The road

Di John Hillcoat
Con Charlize Theron, Viggo Mortensen, Guy Pearce, Robert Duvall
USA 2009
Dal romanzo di Cormac McCarthy
A cura di Armando Ermini

“Gesù chiamò a sé un bambino, lo pose in mezzo a loro e disse: “In verità vi dico: se non vi convertirete e non diventerete come i bambini, non entrerete nel regno dei cieli. Perciò chiunque diventerà piccolo come questo bambino, sarà il più grande nel regno dei cieli” (Mt 18,2-4).

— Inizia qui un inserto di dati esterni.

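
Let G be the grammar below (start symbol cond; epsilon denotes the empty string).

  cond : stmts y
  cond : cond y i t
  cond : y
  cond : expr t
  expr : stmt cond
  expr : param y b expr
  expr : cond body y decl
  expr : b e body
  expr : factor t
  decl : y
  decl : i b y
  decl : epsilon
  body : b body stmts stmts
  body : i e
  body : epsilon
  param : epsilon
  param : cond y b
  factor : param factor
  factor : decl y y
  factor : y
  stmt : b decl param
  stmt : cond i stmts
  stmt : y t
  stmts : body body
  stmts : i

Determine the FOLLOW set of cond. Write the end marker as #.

cond is the start symbol, so # ∈ FOLLOW(cond).
In cond : cond y i t: add FIRST(y i t) = { y }.
In expr : stmt cond: cond is at the end, add FOLLOW(expr) = { t }.
In expr : cond body y decl: add FIRST(body y decl) = { b, i, y }.
In param : cond y b: add FIRST(y b) = { y }.
In stmt : cond i stmts: add FIRST(i stmts) = { i }.
Union: FOLLOW(cond) = { #, b, i, t, y }.

{ #, b, i, t, y }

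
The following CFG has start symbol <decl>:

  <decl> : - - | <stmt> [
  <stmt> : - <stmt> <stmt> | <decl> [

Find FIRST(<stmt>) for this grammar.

<stmt> : - <stmt> <stmt> contributes {-}.
From <stmt> : <decl> [: add FIRST(<decl>) = { - }.
Union: FIRST(<stmt>) = { - }.

{ - }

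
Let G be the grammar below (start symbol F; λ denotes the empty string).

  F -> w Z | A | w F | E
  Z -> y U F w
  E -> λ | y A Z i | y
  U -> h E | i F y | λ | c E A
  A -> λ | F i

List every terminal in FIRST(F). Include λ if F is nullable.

{ i, w, y, λ }

F -> w Z contributes {w}.
From F -> A: add FIRST(A) = { i, w, y, λ } (including λ since A is nullable).
F -> w F contributes {w}.
From F -> E: add FIRST(E) = { y, λ } (including λ since E is nullable).
Union: FIRST(F) = { i, w, y, λ }.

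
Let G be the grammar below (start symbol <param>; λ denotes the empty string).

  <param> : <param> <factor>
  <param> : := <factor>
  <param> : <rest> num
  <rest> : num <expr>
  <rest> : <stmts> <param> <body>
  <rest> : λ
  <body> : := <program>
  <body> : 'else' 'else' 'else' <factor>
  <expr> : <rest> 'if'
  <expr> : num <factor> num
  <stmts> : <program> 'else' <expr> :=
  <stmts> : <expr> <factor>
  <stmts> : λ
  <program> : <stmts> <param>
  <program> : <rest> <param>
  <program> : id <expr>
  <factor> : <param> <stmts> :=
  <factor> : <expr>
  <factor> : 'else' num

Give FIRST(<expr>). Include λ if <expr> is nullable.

{ 'if', :=, id, num }

From <expr> : <rest> 'if': <rest> nullable, take FIRST(<rest>) ∪ {'if'} = { 'if', :=, id, num }.
<expr> : num <factor> num contributes {num}.
Union: FIRST(<expr>) = { 'if', :=, id, num }.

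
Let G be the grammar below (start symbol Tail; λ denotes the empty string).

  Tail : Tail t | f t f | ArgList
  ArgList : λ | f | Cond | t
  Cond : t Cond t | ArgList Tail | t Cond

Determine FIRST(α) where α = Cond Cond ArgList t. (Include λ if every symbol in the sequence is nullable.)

Add FIRST(Cond)\{λ} = { f, t }; Cond is nullable, continue.
Add FIRST(Cond)\{λ} = { f, t }; Cond is nullable, continue.
Add FIRST(ArgList)\{λ} = { f, t }; ArgList is nullable, continue.
t is a terminal; add {t} and stop.

{ f, t }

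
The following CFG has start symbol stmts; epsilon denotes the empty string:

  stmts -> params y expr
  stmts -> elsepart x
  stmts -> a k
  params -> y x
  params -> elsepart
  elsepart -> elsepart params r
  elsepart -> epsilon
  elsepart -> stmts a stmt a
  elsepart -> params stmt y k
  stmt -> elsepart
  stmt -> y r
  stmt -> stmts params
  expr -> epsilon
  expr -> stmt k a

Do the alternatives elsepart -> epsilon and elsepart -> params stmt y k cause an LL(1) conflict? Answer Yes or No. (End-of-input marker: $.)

Yes

FIRST(epsilon) = { epsilon } and FIRST(params stmt y k) = { a, r, x, y }.
The first alternative is nullable and FOLLOW(elsepart) = { a, k, r, x, y } shares a with FIRST of the second — conflict.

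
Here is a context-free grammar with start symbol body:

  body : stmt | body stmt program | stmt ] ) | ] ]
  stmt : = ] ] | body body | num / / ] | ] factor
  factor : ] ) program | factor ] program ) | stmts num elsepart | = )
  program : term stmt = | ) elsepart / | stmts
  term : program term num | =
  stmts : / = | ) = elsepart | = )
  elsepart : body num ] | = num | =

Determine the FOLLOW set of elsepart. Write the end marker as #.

{ #, ), /, =, ], num }

In factor : stmts num elsepart: elsepart is at the end, add FOLLOW(factor) = { #, ), /, =, ], num }.
In program : ) elsepart /: add FIRST(/) = { / }.
In stmts : ) = elsepart: elsepart is at the end, add FOLLOW(stmts) = { #, ), /, =, ], num }.
Union: FOLLOW(elsepart) = { #, ), /, =, ], num }.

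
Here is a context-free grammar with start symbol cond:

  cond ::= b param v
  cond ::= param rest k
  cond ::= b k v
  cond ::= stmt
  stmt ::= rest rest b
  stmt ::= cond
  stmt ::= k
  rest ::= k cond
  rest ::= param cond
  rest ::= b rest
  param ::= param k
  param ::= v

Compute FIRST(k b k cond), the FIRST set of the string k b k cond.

k is a terminal; add {k} and stop.

{ k }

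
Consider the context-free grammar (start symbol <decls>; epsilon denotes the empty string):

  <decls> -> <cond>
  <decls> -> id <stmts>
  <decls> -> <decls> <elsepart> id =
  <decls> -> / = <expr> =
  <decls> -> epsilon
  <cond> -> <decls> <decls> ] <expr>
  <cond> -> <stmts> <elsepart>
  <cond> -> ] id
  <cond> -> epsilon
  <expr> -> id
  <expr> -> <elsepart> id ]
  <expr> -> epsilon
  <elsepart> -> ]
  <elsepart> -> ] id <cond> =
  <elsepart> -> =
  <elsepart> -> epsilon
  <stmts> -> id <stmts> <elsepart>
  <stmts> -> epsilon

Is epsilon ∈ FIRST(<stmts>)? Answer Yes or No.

<stmts> has an epsilon-production, so <stmts> ⇒ epsilon.

Yes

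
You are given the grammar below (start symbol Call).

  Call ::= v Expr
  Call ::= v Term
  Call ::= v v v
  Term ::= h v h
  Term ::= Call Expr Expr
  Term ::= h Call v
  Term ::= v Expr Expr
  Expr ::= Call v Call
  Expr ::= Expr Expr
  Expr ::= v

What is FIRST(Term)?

Term ::= h v h contributes {h}.
From Term ::= Call Expr Expr: add FIRST(Call) = { v }.
Term ::= h Call v contributes {h}.
Term ::= v Expr Expr contributes {v}.
Union: FIRST(Term) = { h, v }.

{ h, v }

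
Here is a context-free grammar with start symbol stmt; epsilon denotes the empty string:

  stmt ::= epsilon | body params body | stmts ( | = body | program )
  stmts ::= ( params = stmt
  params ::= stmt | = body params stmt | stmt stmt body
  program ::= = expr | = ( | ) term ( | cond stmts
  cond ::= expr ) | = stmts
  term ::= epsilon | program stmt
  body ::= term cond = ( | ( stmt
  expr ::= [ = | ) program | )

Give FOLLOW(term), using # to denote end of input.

In program ::= ) term (: add FIRST(() = { ( }.
In body ::= term cond = (: add FIRST(cond = () = { ), =, [ }.
Union: FOLLOW(term) = { (, ), =, [ }.

{ (, ), =, [ }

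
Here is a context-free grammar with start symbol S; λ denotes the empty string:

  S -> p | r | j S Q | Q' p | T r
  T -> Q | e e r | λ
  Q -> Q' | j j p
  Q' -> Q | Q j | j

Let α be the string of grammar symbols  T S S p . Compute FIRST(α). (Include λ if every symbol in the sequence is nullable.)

Add FIRST(T)\{λ} = { e, j }; T is nullable, continue.
Add FIRST(S) = { e, j, p, r }; S is not nullable, stop.

{ e, j, p, r }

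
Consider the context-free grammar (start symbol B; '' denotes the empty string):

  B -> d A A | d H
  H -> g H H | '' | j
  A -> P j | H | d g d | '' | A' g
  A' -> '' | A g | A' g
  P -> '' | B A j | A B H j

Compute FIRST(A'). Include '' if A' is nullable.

{ d, g, j, '' }

A' -> '' contributes ''.
From A' -> A g: A nullable, take FIRST(A) ∪ {g} = { d, g, j }.
From A' -> A' g: A' nullable, take FIRST(A') ∪ {g} = { d, g, j }.
Union: FIRST(A') = { d, g, j, '' }.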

E’ ciò che mi è venuto in mente guardando il film. Il quale ha non soltanto il merito di rendere fedelmente lo spirito e le atmosfere del romanzo a cui si ispira (leggi qui) ma offre anche una chiave di lettura del libro che mi era parzialmente sfuggita. E’ vero infatti che il padre aiuta il figlio a farsi adulto, a difendersi dal male per poter ancora sperare nella salvezza. Ma è altrettanto vero che il piccolo, con la sua purezza di cuore, aiuta il padre a non inaridirsi nel perseguire la sua missione salvifica. Per essere davvero fra i “buoni”, come chiede insistentemente il ragazzo, occorre non dimenticare che oltre la ragione e la prudenza, che pure sono motivi validi per non abbassare mai la guardia, esistono anche intuito, speranza e pietas che fanno percepire quella scintilla d’umanità ancora attiva nella disperazione e nel male che hanno preso il sopravvento nel mondo.

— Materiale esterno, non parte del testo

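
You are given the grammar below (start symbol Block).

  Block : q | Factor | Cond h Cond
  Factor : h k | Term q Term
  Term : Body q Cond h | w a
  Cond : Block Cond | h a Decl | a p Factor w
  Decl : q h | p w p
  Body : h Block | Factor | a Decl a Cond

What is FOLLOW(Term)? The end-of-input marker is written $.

{ $, a, h, q, w }

In Factor : Term q Term: add FIRST(q Term) = { q }.
In Factor : Term q Term: Term is at the end, add FOLLOW(Factor) = { $, a, h, q, w }.
Union: FOLLOW(Term) = { $, a, h, q, w }.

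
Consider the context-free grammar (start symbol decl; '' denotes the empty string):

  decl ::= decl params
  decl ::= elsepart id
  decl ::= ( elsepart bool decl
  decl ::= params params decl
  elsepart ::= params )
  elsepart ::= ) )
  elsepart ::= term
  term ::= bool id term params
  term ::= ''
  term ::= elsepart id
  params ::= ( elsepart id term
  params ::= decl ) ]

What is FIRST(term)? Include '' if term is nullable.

term ::= bool id term params contributes {bool}.
term ::= '' contributes ''.
From term ::= elsepart id: elsepart nullable, take FIRST(elsepart) ∪ {id} = { (, ), bool, id }.
Union: FIRST(term) = { (, ), bool, id, '' }.

{ (, ), bool, id, '' }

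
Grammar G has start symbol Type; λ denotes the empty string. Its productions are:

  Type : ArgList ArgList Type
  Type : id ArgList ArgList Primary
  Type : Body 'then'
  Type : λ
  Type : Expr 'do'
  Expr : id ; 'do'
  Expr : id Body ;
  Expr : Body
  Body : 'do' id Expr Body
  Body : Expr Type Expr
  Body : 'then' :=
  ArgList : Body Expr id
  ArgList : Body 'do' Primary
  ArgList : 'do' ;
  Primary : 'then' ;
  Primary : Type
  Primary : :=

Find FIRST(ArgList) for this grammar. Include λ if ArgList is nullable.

{ 'do', 'then', id }

From ArgList : Body Expr id: add FIRST(Body) = { 'do', 'then', id }.
From ArgList : Body 'do' Primary: add FIRST(Body) = { 'do', 'then', id }.
ArgList : 'do' ; contributes {'do'}.
Union: FIRST(ArgList) = { 'do', 'then', id }.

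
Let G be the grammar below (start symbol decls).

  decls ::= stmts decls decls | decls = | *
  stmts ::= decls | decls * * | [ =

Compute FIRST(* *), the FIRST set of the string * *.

* is a terminal; add {*} and stop.

{ * }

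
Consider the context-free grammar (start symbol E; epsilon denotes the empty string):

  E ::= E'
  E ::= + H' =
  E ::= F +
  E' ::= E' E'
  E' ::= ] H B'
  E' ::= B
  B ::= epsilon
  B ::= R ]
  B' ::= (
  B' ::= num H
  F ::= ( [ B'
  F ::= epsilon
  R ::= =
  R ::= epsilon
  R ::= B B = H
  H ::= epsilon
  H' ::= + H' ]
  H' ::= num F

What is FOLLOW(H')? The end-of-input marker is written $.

In E ::= + H' =: add FIRST(=) = { = }.
In H' ::= + H' ]: add FIRST(]) = { ] }.
Union: FOLLOW(H') = { =, ] }.

{ =, ] }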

Tante volte abbiamo visto come le missioni iniziate con le intenzioni più nobili si sono rovesciate nel loro contrario, e anziché salvezza e libertà hanno portato morte e schiavitù, e tante volte abbiamo visto trasformarsi i difensori dei deboli in feroci repressori di chiunque, ai loro occhi accecati, poteva anche solo apparire come nemico.
In questo senso il bambino del film può essere letto anche come il bambino interiore del padre, la sua anima ancora vergine, non contaminata dal male, che lotta contro la freddezza della ragione logica per non esserne fagocitata e perdere così l’uomo, e l’umanità intera.
“Essere duri senza perdere la tenerezza”, scriveva nelle sue memorie Ernesto Che Guevara, di cui non mi interessa l’ideologia rivelatasi fallace di cui era portatore, ma l’intuizione che il bene comune potrà venire solo da quegli uomini che anche nella lotta più dura, anche nell’uso della forza e della violenza talvolta necessarie, sappiano tuttavia conservare dentro di sé il nucleo di originaria innocenza e purezza infantile. E’ questo che che consente a padre e figlio “portatori del fuoco” , così si definiscono con una immagine presente anche in “Non è un paese per vecchi, di salvare la vita e il mondo. Il loro è un fuoco che riscalda illumina, ma esiste anche il fuoco che brucia e inaridisce, come quello che nel film e nel romanzo ha distrutto il mondo.